Observe na figura abaixo, também do Banco Mundial, como o Bolsa Família alcança mais pessoas (eixo horizontal), paga valores menores (eixo vertical), e tem custo fiscal menor (tamanho da esfera) do que outros benefícios sociais.
Por exemplo, um aumento do salário mínimo em 10% provoca aumento de gasto equivalente a toda a despesa com o Bolsa Família.
Isso não significa que a política de valorização do salário mínimo tenha sido ruim. Ao contrário, pode representar seu próprio êxito – como um bom tratamento de saúde que chega ao fim.
É claro também que não é suficiente para o combate à pobreza o mero fim do reajuste real do salário mínimo. O fato dele não ser a melhor ferramenta meramente implica que existem outras ferramentas mais efetivas, mas elas precisam ser usadas.
Políticas mais pró-pobre, de curto e longo prazo, que poderiam ser feitas com esses recursos, incluem a indexação do Bolsa Família (elegibilidade e valor, que já seria beneficiado pelo 13º criado pelo governo), gastos em primeira infância (como o Pró-Criança) e políticas de emprego (por exemplo, subsídio à contratação de jovens desempregados ou desempregados de longa duração).
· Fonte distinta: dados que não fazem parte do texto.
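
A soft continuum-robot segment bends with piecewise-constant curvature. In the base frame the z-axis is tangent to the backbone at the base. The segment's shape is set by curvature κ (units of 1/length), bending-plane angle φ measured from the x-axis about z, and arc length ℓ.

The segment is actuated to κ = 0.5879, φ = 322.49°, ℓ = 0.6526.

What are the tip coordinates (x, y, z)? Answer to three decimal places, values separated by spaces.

θ = κ·ℓ = 0.5879 × 0.6526 = 0.38366 rad
ρ = (1 − cos θ)/κ = (1 − 0.92730)/0.5879 = 0.12366
z = sin θ / κ = 0.37432/0.5879 = 0.63671
x = ρ cos φ = 0.12366 × cos(322.49°) = 0.09809
y = ρ sin φ = 0.12366 × sin(322.49°) = -0.07530

0.098 -0.075 0.637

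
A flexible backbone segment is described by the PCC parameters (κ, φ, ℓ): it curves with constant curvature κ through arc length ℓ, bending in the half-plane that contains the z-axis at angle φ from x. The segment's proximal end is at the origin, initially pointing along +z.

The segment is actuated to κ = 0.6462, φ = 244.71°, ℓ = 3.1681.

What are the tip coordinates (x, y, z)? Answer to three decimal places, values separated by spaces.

-0.964 -2.041 1.375

θ = κ·ℓ = 0.6462 × 3.1681 = 2.04723 rad
ρ = (1 − cos θ)/κ = (1 − -0.45861)/0.6462 = 2.25721
z = sin θ / κ = 0.88864/0.6462 = 1.37517
x = ρ cos φ = 2.25721 × cos(244.71°) = -0.96428
y = ρ sin φ = 2.25721 × sin(244.71°) = -2.04087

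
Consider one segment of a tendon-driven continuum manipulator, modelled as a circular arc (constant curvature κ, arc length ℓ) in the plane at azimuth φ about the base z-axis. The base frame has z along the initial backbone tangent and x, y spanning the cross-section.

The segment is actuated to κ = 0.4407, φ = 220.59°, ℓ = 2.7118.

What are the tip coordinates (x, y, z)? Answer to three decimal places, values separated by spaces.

θ = κ·ℓ = 0.4407 × 2.7118 = 1.19509 rad
ρ = (1 − cos θ)/κ = (1 − 0.36693)/0.4407 = 1.43651
z = sin θ / κ = 0.93025/0.4407 = 2.11084
x = ρ cos φ = 1.43651 × cos(220.59°) = -1.09087
y = ρ sin φ = 1.43651 × sin(220.59°) = -0.93465

-1.091 -0.935 2.111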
De toda forma, são frágeis alegações como a de Túlio Gadêlha, para quem “o governo quer condenar a população a ficar ainda mais pobre” com a ausência do reajuste real.
A valorização do salário mínimo nas últimas décadas, especialmente nos governos do PT, foi importante. Mas na medida em que a proteção social estatal deixou de ser vinculada à carteira assinada e na medida em que o valor do salário mínimo se recompôs, é preciso trocar o caminho fácil do populismo e olhar com mais fraternidade para quem ficou para trás.